Geçiş döneminin acil öncelikleri
Ortak bildiride ayrıca Suriye'de geçiş dönemi otoritelerinin atmaları gereken acil adımlar da ana hatlarıyla belirtildi. Bunların başında medya sansürünün yasaklanması, gazetecilerin tacizden korunması ve kamuya açık bilgiye erişim eşitliğinin güvence altına alınması geliyor. Bildiride, gazetecilerin doğrudan şiddeti teşvik etmedikçe, gazetecilik çalışmalarından ötürü hapis cezasına çarptırılmaması ve donanımları, kaynakları ve malzemelerinin yasal işlemler sırasında kötüye kullanılmasından korunması gerektiği vurgulanıyor.
Çalışma alanlarında sıklıkla cinsiyete dayalı taciz ve şiddetle karşılaşan kadın gazetecilerin güvenlik ve onurunun korunmasına da özel vurgu yapıldı.
Suriye'nin demokratik geleceğine bakış
Bağımsız medya kuruluşları açıklamalarının sonuç bölümünde Suriye'nin geleceğine yönelik bakışlarını da güçlü ifadelerle özetliyor: "Basın özgürlüğü sadece demokrasinin temel taşı değil, aynı zamanda onun atan kalbidir. Basın özgürlüğü olmadıkça istibdat, yeniden kök salacağı elverişli zemini bulacaktır."

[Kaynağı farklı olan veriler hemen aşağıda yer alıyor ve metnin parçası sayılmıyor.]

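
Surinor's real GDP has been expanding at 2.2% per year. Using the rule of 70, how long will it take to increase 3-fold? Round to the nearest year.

One doubling takes 70/2.2 = 31.82 years.
Reaching 3× takes log₂(3) ≈ 1.58 doublings.
1.58 × 31.82 ≈ 50 years.

50 years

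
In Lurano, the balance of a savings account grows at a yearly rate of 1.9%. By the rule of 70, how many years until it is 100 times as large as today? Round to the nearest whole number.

At 1.9% it doubles every 70/1.9 ≈ 36.84 years.
Reaching 100× takes log₂(100) ≈ 6.64 doublings.
6.64 × 36.84 ≈ 245 years.

≈ 245 years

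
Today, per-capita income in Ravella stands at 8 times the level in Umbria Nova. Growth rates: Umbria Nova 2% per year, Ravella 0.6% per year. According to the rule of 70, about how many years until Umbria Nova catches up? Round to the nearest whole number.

Umbria Nova gains on Ravella at 2% − 0.6% = 1.4 points a year.
At that relative rate the gap halves every 70/1.4 ≈ 50.00 years.
An 8 times gap closes after 3 halvings: 3 × 50.00 ≈ 150 years.

150 years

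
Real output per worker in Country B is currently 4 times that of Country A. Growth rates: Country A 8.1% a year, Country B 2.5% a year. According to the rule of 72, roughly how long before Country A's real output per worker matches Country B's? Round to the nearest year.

The growth-rate gap is 8.1% − 2.5% = 5.6 percentage points.
So the ratio between them halves every 72/5.6 ≈ 12.86 years.
A 4 times gap closes after 2 halvings: 2 × 12.86 ≈ 26 years.

about 26 years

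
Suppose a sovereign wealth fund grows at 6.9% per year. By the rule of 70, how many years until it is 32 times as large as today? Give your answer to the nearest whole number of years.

about 51 years

Doubling time ≈ 70/6.9 = 10.14 years.
Getting to 32× needs 5 doublings: 5 × 10.14 ≈ 51 years.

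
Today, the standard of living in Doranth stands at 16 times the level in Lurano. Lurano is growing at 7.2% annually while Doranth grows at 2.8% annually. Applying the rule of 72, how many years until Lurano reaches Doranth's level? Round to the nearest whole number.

approximately 65 years

What matters is the difference: 4.4 pp.
Rule of 72 on the gap: the ratio halves every 72/4.4 ≈ 16.36 years.
A 16 times gap closes after 4 halvings: 4 × 16.36 ≈ 65 years.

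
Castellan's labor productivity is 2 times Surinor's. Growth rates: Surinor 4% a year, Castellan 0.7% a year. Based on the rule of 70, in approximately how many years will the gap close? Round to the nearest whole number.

around 21 years

What matters is the difference: 3.3 pp.
Rule of 70 on the gap: the ratio halves every 70/3.3 ≈ 21.21 years.
A 2 times gap closes after 1 halving: 1 × 21.21 ≈ 21 years.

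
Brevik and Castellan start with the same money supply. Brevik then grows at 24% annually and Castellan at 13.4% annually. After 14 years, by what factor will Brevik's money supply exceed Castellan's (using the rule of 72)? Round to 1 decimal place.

around 4.2 times

Brevik pulls ahead at 10.6 pp per year, so the ratio doubles every 72/10.6 ≈ 6.79 years.
In 14 years that's 2.06 doublings: 2^2.06 ≈ 4.2.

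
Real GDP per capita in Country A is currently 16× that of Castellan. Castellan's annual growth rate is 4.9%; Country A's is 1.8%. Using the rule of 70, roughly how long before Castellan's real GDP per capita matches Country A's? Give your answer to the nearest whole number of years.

90 years

Castellan gains on Country A at 4.9% − 1.8% = 3.1 points a year.
At that relative rate the gap halves every 70/3.1 ≈ 22.58 years.
A 16× gap closes after 4 halvings: 4 × 22.58 ≈ 90 years.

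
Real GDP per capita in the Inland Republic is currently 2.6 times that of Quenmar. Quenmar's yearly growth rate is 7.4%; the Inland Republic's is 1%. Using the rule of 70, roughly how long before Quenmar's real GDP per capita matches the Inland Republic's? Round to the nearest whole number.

What matters is the difference: 6.4 pp.
Rule of 70 on the gap: the ratio halves every 70/6.4 ≈ 10.94 years.
A 2.6 times gap takes log₂(2.6) ≈ 1.38 halvings to close: 1.38 × 10.94 ≈ 15 years.

≈ 15 years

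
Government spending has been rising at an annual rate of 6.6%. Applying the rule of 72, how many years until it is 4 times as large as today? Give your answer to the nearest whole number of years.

Doubling time ≈ 72/6.6 = 10.91 years.
Getting to 4× needs 2 doublings: 2 × 10.91 ≈ 22 years.

approximately 22 years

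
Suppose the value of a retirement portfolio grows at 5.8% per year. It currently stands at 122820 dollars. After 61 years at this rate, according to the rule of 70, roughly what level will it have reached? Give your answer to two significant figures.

about 4100000 dollars

It doubles every 70/5.8 ≈ 12.07 years, so 61 years is 5.05 doublings.
2^5.05 ≈ 33.13; 122820 × 33.13 ≈ 4100000 dollars.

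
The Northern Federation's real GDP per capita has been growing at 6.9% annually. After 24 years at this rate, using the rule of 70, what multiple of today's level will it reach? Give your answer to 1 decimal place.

Doubling time ≈ 70/6.9 = 10.14 years.
24 years / 10.14 ≈ 2.37 doublings → factor 2^2.37 ≈ 5.2.

around 5.2 times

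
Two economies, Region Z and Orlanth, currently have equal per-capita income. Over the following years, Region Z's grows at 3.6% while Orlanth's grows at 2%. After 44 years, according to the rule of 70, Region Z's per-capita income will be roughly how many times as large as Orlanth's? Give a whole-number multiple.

Region Z pulls ahead at 1.6 pp per year, so the ratio doubles every 70/1.6 ≈ 43.75 years.
In 44 years that's 1.01 doublings: 2^1.01 ≈ 2.

approximately 2 times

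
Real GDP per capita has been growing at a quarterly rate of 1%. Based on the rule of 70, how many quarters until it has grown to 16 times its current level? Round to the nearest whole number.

280 quarters

At 1% it doubles every 70/1 ≈ 70.00 quarters.
16× is 4 doublings, so 4 × 70.00 ≈ 280 quarters.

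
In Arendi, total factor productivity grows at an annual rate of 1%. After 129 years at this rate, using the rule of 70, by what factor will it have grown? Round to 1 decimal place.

Doubling time ≈ 70/1 = 70.00 years.
129 years / 70.00 ≈ 1.84 doublings → factor 2^1.84 ≈ 3.6.

roughly 3.6 times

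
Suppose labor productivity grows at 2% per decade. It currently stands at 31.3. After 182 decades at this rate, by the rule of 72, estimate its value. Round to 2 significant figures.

≈ 1000

It doubles every 72/2 ≈ 36.00 decades, so 182 decades is 5.06 doublings.
2^5.06 ≈ 33.36; 31.3 × 33.36 ≈ 1000.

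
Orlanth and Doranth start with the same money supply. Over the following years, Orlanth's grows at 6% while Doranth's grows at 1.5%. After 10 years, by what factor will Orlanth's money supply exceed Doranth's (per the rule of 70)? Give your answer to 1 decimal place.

Rate gap = 6% − 1.5% = 4.5 points.
The ratio doubles every 70/4.5 ≈ 15.56 years.
10/15.56 ≈ 0.64 doublings → ratio ≈ 2^0.64 ≈ 1.6.

around 1.6 times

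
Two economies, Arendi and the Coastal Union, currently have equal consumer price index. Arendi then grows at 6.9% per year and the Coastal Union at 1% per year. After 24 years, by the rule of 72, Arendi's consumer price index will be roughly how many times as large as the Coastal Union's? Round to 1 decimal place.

roughly 3.9 times

Only the 5.9-point difference matters.
72/5.9 ≈ 12.20 years per doubling of the ratio; 24 years gives 1.97 doublings, so ≈ 3.9×.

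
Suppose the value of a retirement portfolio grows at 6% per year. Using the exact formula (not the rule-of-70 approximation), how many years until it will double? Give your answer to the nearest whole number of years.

t = ln(2) / ln(1 + 0.06) = 0.6931 / 0.058269 ≈ 11.89.
≈ 12 years.

12 years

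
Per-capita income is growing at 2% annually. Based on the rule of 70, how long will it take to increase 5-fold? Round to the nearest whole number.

about 81 years

One doubling takes 70/2 = 35.00 years.
5× is log₂ 5 ≈ 2.32 doublings, so ≈ 2.32 × 35.00 = 81 years.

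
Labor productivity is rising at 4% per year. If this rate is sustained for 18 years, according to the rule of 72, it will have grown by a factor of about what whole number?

≈ 2 times

At 4% one doubling takes ≈ 18.00 years; 18 years is 1 of them, so ×2.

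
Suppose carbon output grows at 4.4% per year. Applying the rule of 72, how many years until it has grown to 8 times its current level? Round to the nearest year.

49 years

Doubling time ≈ 72/4.4 = 16.36 years.
8 = 2^3, so 3 doublings → 49 years.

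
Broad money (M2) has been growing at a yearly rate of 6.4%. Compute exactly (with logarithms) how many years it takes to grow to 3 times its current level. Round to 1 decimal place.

t = ln(3) / ln(1 + 0.064) = 1.0986 / 0.062035 ≈ 17.71.

17.7 years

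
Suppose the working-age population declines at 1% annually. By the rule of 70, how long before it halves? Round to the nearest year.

Halving time ≈ 70 / 1 = 70.00 → 70 years.

70 years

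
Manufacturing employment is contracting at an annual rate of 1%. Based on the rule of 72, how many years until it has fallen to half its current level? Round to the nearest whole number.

about 72 years

The rule works in reverse for decay: 72/1 ≈ 72.00 years to halve.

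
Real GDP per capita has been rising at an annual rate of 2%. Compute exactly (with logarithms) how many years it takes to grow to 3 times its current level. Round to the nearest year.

t = ln(3) / ln(1 + 0.02) = 1.0986 / 0.019803 ≈ 55.48.
≈ 55 years.

55 years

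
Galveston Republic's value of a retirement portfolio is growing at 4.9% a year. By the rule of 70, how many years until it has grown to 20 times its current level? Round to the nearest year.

Doubling time ≈ 70/4.9 = 14.29 years.
Reaching 20× takes log₂(20) ≈ 4.32 doublings.
4.32 × 14.29 ≈ 62 years.

about 62 years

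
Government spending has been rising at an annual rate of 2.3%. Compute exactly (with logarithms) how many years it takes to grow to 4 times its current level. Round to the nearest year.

t = ln(4) / ln(1 + 0.023) = 1.3863 / 0.022739 ≈ 60.97.
≈ 61 years.

61 years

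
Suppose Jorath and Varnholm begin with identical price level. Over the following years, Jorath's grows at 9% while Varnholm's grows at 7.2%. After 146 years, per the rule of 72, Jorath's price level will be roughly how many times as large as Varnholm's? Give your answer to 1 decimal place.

Rate gap = 9% − 7.2% = 1.8 points.
The ratio doubles every 72/1.8 ≈ 40.00 years.
146/40.00 ≈ 3.65 doublings → ratio ≈ 2^3.65 ≈ 12.6.

around 12.6 times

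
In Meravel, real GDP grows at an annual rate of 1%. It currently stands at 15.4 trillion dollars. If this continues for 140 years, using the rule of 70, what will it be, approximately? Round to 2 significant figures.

Doubling time ≈ 70/1 = 70.00 years.
140 years is 140/70.00 ≈ 2.00 doublings, a factor of 2^2.00 ≈ 4.00.
15.4 × 4.00 ≈ 62 trillion dollars.

≈ 62 trillion dollars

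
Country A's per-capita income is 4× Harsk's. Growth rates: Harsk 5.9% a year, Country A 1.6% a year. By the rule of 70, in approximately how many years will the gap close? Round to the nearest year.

The growth-rate gap is 5.9% − 1.6% = 4.3 percentage points.
So the ratio between them halves every 70/4.3 ≈ 16.28 years.
A 4× gap closes after 2 halvings: 2 × 16.28 ≈ 33 years.

roughly 33 years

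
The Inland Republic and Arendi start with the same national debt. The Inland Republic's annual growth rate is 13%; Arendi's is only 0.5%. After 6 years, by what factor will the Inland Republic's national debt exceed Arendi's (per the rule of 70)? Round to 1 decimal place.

Only the 12.5-point difference matters.
70/12.5 ≈ 5.60 years per doubling of the ratio; 6 years gives 1.07 doublings, so ≈ 2.1×.

around 2.1 times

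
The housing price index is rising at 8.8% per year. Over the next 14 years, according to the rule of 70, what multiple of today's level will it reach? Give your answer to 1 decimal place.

Doubling time ≈ 70/8.8 = 7.95 years.
14 years / 7.95 ≈ 1.76 doublings → factor 2^1.76 ≈ 3.4.

around 3.4 times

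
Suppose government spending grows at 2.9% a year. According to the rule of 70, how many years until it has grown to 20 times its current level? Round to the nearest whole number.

Doubling time ≈ 70/2.9 = 24.14 years.
Reaching 20× takes log₂(20) ≈ 4.32 doublings.
4.32 × 24.14 ≈ 104 years.

≈ 104 years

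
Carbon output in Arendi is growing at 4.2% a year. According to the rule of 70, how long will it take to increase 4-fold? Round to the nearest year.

approximately 33 years

One doubling takes 70/4.2 = 16.67 years.
Getting to 4× needs 2 doublings: 2 × 16.67 ≈ 33 years.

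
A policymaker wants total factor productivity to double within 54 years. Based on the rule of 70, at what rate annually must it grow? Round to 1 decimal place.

≈ 1.3%

70 / 54 ≈ 1.30, so about 1.3% annually.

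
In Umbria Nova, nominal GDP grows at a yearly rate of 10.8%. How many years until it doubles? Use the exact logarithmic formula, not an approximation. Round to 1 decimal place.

t = ln(2) / ln(1 + 0.108) = 0.6931 / 0.102557 ≈ 6.76.

6.8 years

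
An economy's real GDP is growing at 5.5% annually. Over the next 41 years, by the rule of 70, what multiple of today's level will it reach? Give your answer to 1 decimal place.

Doubles every ≈ 12.73 years (70/5.5).
41 years is 3.22 doublings; 2^3.22 ≈ 9.3×.

around 9.3 times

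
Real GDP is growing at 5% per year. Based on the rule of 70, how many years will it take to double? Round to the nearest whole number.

At 5%, doubling takes about 70/5 = 14.00 years.

14 years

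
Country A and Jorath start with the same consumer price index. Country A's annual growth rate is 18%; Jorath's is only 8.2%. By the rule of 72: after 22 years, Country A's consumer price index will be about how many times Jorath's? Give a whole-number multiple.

≈ 8 times

Only the 9.8-point difference matters.
72/9.8 ≈ 7.35 years per doubling of the ratio; 22 years gives 2.99 doublings, so ≈ 8×.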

Bağımsız medya kuruluşları, onlarca yıl süren otoritelik sayfasını kapatırken bugünün ve geleceğin yetki sahiplerini bu tarihsel ana ulaşmak için açık ve hesap sorabilen bir basın ilkesine bağlanmaya çağırıyor: "Bu, gerçeğin korunduğu, seslerin duyulduğu ve gazetecilerin iktidardan hesap sormakta serbest olduğu özgür ve demokratik bir Suriye'nin doğuşu olsun."